Our study showed that there was a significant difference in glucose metabolic heterogeneity for each stage between lung ADC and SCC. Therefore, we aimed to develop a PET-based radiomic model to predict the NSCLC histological subtype for each stage. Recently, radiomics has grown as a promising approach to develop quantitative imaging biomarkers and predict pathological types, supporting therapeutic decisions in personalized medicine.^37–39 Hyun et al⁴⁰ used a machine-learning algorithm with PET-based radiomic features to distinguish lung ADC from SCC. However, the feasibility and performance of the PET-based radiomic approach for NSCLC histological subtype discrimination need further exploration. No stage-specific PET radiomic signature for the prediction of the NSCLC histological subtype was established. Therefore, we explored a feasible way to discriminate ADC from SCC in NSCLC and verified whether integrating radiomic features with clinical features further improved the discriminative power in this study.

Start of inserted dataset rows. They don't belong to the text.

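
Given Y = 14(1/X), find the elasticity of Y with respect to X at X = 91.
Elasticity = -1

Elasticity = (dY/dX) · (X/Y)

dY/dX = -14/X²
At X = 91: dY/dX = -2/1183, Y = 2/13

Elasticity = (-2/1183) · (91 / (2/13)) = -1

Interpretation: for a small percentage change in X, the percentage change in Y is approximately -1.00 times as large.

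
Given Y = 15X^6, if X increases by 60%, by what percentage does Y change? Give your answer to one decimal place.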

Selecting optimal features from a massive feature pool is the key procedure of a radiomic study. The less useful features can streamline the prediction model and prevent overfitting issues. In this study, 13, 5, and 12 features were selected from the 60 features using a LASSO regression algorithm for stages I, II, and III, respectively. The constructed radiomic signatures showed a significant difference between lung ADC and SCC (P<0.0001). Among these optimal radiomic features that were selected, the sum of the absolute coefficients of metabolic parameters was the highest, indicating that the metabolic parameters could accurately reflect the histological differences between ADC and SCC in NSCLC.

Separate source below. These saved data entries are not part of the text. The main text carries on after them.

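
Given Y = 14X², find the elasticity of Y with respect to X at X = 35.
Elasticity = 2

Elasticity = (dY/dX) · (X/Y)

dY/dX = 28·X
At X = 35: dY/dX = 980, Y = 17150

Elasticity = 980 · (35 / 17150) = 2

Interpretation: for a small percentage change in X, the percentage change in Y is approximately 2.00 times as large.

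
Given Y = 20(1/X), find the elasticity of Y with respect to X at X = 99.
Elasticity = -1

Elasticity = (dY/dX) · (X/Y)

dY/dX = -20/X²
At X = 99: dY/dX = -20/9801, Y = 20/99

Elasticity = (-20/9801) · (99 / (20/99)) = -1

Interpretation: for a small percentage change in X, the percentage change in Y is approximately -1.00 times as large.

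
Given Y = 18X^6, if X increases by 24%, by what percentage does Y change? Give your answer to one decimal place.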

Primary clinical risk factors such as age, sex, smoke, site, and location are commonly used for the clinical diagnosis of patients with lung cancer, but it was unclear whether incorporating these factors with the Rad_Score would improve the discriminative performance. Therefore, univariate analyses were performed and showed that location can serve as an independent predictor for distinguishing ADC from SCC in NSCLC. Then, a holistic nomogram incorporating independent clinical predictors with the Rad_Score was generated. The discriminative performance of the nomogram was evidently better than that of the radiomic model, apparently demonstrating that integrating radiomic features with primary clinical features further improved the discriminative power. In addition, the Hosmer–Lemeshow test further demonstrated the good predictive precision of the nomogram.

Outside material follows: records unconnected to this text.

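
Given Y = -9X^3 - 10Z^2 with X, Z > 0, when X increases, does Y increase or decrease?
Y decreases

Taking the partial derivative:
∂Y/∂X = -27X^2

∂Y/∂X = -27X^2 < 0 (assuming positive values)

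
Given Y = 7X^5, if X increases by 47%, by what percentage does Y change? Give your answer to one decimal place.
586.4%

For Y = 7X^5:
If X → X(1 + 0.47)
Then Y → Y · (1 + 0.47)^5
     ≈ Y · 6.8641

Percentage change = ((1 + 0.47)^5 − 1) × 100% ≈ 586.4%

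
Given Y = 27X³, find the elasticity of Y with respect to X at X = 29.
Elasticity = 3

Elasticity = (dY/dX) · (X/Y)

dY/dX = 81·X²
At X = 29: dY/dX = 68121, Y = 658503

Elasticity = 68121 · (29 / 658503) = 3

Interpretation: for a small percentage change in X, the percentage change in Y is approximately 3.00 times as large.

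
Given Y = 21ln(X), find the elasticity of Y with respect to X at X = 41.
Elasticity = 1/ln(41) ≈ 0.2693

Elasticity = (dY/dX) · (X/Y)

dY/dX = 21/X
At X = 41: dY/dX = 21/41, Y = 21·ln(41)

Elasticity = (21/41) · (41 / (21·ln(41))) = 1/ln(41) ≈ 0.2693

Interpretation: for a small percentage change in X, the percentage change in Y is approximately 0.27 times as large.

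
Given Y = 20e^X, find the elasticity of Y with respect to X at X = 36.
Elasticity = 36

Elasticity = (dY/dX) · (X/Y)

dY/dX = 20·e^X
At X = 36: dY/dX = 20·e^36, Y = 20·e^36

Elasticity = (20·e^36) · (36 / (20·e^36)) = 36

Interpretation: for a small percentage change in X, the percentage change in Y is approximately 36.00 times as large.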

There were several limitations in our study. First, this was a retrospective study and included a limited number of patients for each tumor stage. Especially for mixed pathological subtypes, the limited number of patients did not allow us to develop multiclass classifiers. Second, the texture features of ¹⁸F-FDG PET/CT images are susceptible to factors that may introduce interstudy or interobserver variability in texture analysis, including respiratory motility, the lesion morphology, partial volume effect, image acquisition mode, image reconstruction algorithm, tumor segmentation method, and image postprocessing method. These sources of variation must be fully addressed to transform texture analysis from a research tool to a clinical tool. Finally, the nomograms built in this study are only suited for NSCLC and not for small cell lung cancer or metastatic cancer.

Conclusion

The difference in glucose metabolic heterogeneity between lung ADC and SCC varied with different stages. Stage-specific PET radiomic prediction models provided more favorable performance for discriminating the histological subtype of NSCLC.

Funding Statement

This work was supported by grants from the National Key Research and Development Program of China (Grant No. 2018YFC1313200), the National Natural Science Foundation of China (Grant Nos. 81572970 and 82001902), the Natural Science Foundation of Shandong Province (Grant Nos. ZR2019LZL019 and ZR2020QH198), the Taishan Scholars Program of Shandong Province (Grant No. ts20120505), the Jinan Scientific and Technology Development Project (Grant No. 201805005) and the Academic Promotion Program of Shandong First Medical University (Grant No. 2019LJ004).

Disclosure

The authors declare that they have no conflicts of interest regarding this work.